Ten years ago, when Graham Jones of distributor Proper Music started writing his first book Last Shop Standing the number of independent record shops in the UK had shrunk from more than 2000 to under 400. By the time he’d finished it in 2009, they were down to just 269.

Yet in 2012, when the book became a documentary film [HFN Sep ’12], its gloomy strapline ‘Whatever Happened To Record Shops?’ gave way to a more upbeat subtitle: ‘The Rise, Fall And Rebirth Of The Independent Record Shop’.

Annual boost
There really had been a rebirth, with new vinyl-oriented shops opening and existing ones reviving, thanks largely to a big annual boost from Record Store Day. In March 2018, journalist and author Garth Cartwright launched his celebratory Going For A Song: A Chronicle Of The UK Record Shop [Flood Gallery Publishing], a book based on 100 interviews he conducted with leading figures in the record shop business and the wider music industry.

But now Graham Jones has come up with a sequel to Last Shop, with The Vinyl Revival And The Record Shops That Made It Happen [Proper Music]. It’s a book of two unequal halves. Some 250 of its 350 pages make up ‘Side 2’ and contain the ‘authoritative guide to vinyl record shops’ that’s promised on the book’s cover. Full of anecdote and telling description, this county-by-county guide details all the stores across the country that participate in Record Store Day.

Despite Graham’s efforts you might not want to read the guide section straight through, but the preceding 70 pages of ‘Side 1’, ‘From Carnage To Comeback’, are truly absorbing.

Killer loophole
Graham kicks off on familiar ground with the reasons for the decline of the independent shop in the 2000s, giving pride of place to ‘The killer tax loophole’, LVCR or Low Value Consignment Relief, which until 2012 enabled online retailers to ship CDs and DVDs into the UK from the Channel Islands without charging VAT.

Then comes the story of ‘How Record Store Day kickstarted the vinyl revolution’. Launched in the USA in 2008, RSD was first brought to the UK in 2009 by Spencer Hickman of Rough Trade and has grown to be, as one retailer puts it, ten times bigger than Christmas, the one day of the year when a long queue forms outside the shop.
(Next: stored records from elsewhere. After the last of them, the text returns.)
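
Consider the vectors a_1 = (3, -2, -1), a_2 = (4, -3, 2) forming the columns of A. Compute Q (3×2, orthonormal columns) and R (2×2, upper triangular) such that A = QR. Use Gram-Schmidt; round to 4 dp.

Q = [[0.8018, 0.1746], [-0.5345, -0.2182], [-0.2673, 0.9602]], R = [[3.7417, 4.2762], [0.0000, 3.2733]]

a_1 = (3, -2, -1); ‖a_1‖ = 3.7417, so q_1 = (0.8018, -0.5345, -0.2673).
q_1·a_2 = 0.8018·4 + (-0.5345)·(-3) + (-0.2673)·2 = 4.2762.
u_2 = a_2 − 4.2762·q_1 = (0.5714, -0.7143, 3.1429).
‖u_2‖ = 3.2733, so q_2 = (0.1746, -0.2182, 0.9602).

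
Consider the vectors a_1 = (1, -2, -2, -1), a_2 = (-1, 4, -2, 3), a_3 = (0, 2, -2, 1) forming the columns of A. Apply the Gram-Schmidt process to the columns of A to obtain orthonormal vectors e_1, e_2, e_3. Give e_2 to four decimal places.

a_1 = (1, -2, -2, -1); ‖a_1‖ = 3.1623, so e_1 = (0.3162, -0.6325, -0.6325, -0.3162).
e_1·a_2 = 0.3162·(-1) + (-0.6325)·4 + (-0.6325)·(-2) + (-0.3162)·3 = -2.5298.
u_2 = a_2 + 2.5298·e_1 = (-0.2000, 2.4000, -3.6000, 2.2000).
‖u_2‖ = 4.8580, so e_2 = (-0.0412, 0.4940, -0.7410, 0.4529).

e_2 = (-0.0412, 0.4940, -0.7410, 0.4529)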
But Graham isn’t afraid to discuss the residual problems of Record Store Day. For example, under its rules, the shops have to sell the limited-edition RSD exclusives on a first-come, first-served basis on the day, rather than saving them for loyal customers.

So a shop might sometimes have only two copies of a disc and 50 customers asking for it, leaving most of them disappointed. Also, it’s necessary to discourage ‘flippers’, the buyers who snap up the most collectable items just to list them for sale later on eBay.

These issues are being addressed, but as Graham says, ‘There remains a delicate balancing act to be performed between making a record sufficiently scarce to be collectable while having enough copies to ensure somebody who has queued outside a record shop for a couple of hours gets the record they came to buy’.

Online exclusives
Things might look cheerier now than they did in 2008, but Graham ends ‘Side 1’ of his new book on a note of caution for the future. The last few years have seen supermarkets beginning to stock vinyl. So now, when record companies offer ‘bricks and mortar’ exclusives, these do the independent retailer no good at all if they also sell through supermarkets.

Worst of all are the record companies’ D2C (direct to consumer) website exclusives, more desirable editions that aren’t made available through stores. D2C, Graham says, ‘has become the new LVCR’. You have been warned.